Below is federal data on the loans students use to pay for Mountain State School of Massage— how much they borrow, how that debt is spread across the student body, and what it costs to pay back. All figures come from the U.S. Department of Education and IPEDS.
Looking at the entering class at Mountain State School of Massage, 100% of new students use loans toward freshman-year expenses, averaging $810 per student, private and federal loans combined.
The typical federal loan comes to $810, which is 14.7% of the typical first-year dependent student borrowing cap of $5,500. Keep in mind the all-undergraduate averages further down count federal loans only, unlike this private-plus-federal freshman figure.
Counting every undergraduate at Mountain State School of Massage, 100% rely on federal student loans toward their education, for a typical $245 per year. This is 69.8% smaller than the $810 typical freshmen borrow.

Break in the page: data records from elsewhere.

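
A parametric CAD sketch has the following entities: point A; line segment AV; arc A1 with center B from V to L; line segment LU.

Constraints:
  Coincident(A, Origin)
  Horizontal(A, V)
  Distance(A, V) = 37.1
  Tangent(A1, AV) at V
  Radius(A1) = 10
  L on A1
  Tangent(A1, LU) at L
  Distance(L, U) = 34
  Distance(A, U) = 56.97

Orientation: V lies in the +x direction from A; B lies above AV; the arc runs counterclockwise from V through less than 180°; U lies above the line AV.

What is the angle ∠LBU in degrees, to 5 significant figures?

73.610°

Checks: |BL| = 10.00 ✓; ∠(BL, LU) = 90.00° ✓; |LU| = 34.00 ✓; |AU| = 56.97 ✓.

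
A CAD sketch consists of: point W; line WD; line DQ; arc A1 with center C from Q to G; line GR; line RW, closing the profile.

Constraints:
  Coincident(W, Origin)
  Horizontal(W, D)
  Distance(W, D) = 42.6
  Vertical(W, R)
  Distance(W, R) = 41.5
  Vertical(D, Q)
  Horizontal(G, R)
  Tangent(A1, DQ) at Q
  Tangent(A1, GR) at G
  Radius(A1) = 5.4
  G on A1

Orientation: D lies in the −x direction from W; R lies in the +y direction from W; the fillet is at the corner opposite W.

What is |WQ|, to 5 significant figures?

55.839

W is at the origin; W and D share the same y with |WD| = 42.6 and D on the −x side, so D = (-42.600, 0.0000). WR is vertical with |WR| = 41.5 and R on the +y side, so R = (0.0000, 41.500). The virtual corner opposite W is at (-42.600, 41.500). Since A1 is tangent to DQ there, CQ ⟂ DQ and since A1 is tangent to GR there, CG ⟂ GR, with radius 5.4, so the center C sits 5.4 in from both sides at C = (-37.200, 36.100). That places the tangent points at Q = (-42.600, 36.100) on DQ and G = (-37.200, 41.500) on GR. Then |WQ| = |Q − W| = 55.839.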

Borrowing at that rate every year works out to about $490 over two years and about $980 after four. These figures assume identical federal borrowing each year and omit private and Parent PLUS loans.
| Undergraduate federal borrowing | Value |
|---|---|
| Share using federal loans | 100% |
| Average federal loan per year | $245 |
| Undergraduates with a federal loan | 33 |
| Total federal loans (one year) | $8,097 |
The median student at Mountain State School of Massage borrows $8,181 in federal student loans.
| Borrower group | Median federal debt |
|---|---|
| All federal borrowers | $8,181 |
The median hides the spread, so the percentiles below show cumulative federal debt at four points in the distribution for Mountain State School of Massage.
| Percentile | Cumulative Federal Debt |
|---|---|
| 25th percentile | $4,736 |
| 75th percentile | $8,181 |
The indicators below describe what the typical debt costs to pay back at Mountain State School of Massage.
The default rate measures how many borrowers fall behind and ultimately fail to repay their federal loans. The official Department of Education two-year default rate for Mountain State School of Massage is shown below.
| Metric | Value |
|---|---|
| 2-year cohort default rate | 9.6% |
| Borrowers in the cohort | 31 |
A lower default rate generally signals that graduates earn enough to manage their loan payments.
The Difference Between Subsidized and Unsubsidized Loans
Unsubsidized federal student loans accrue interest every month — even while you are still enrolled. Unless you pay that interest as it builds, the balance you owe at graduation can be noticeably higher than the amount you originally borrowed.
Important to Remember
Declaring bankruptcy does not erase federal student loan debt. If you stop paying, the federal government can garnish a portion of your wages until the loans are repaid.
References
More about our data sources and methodologies.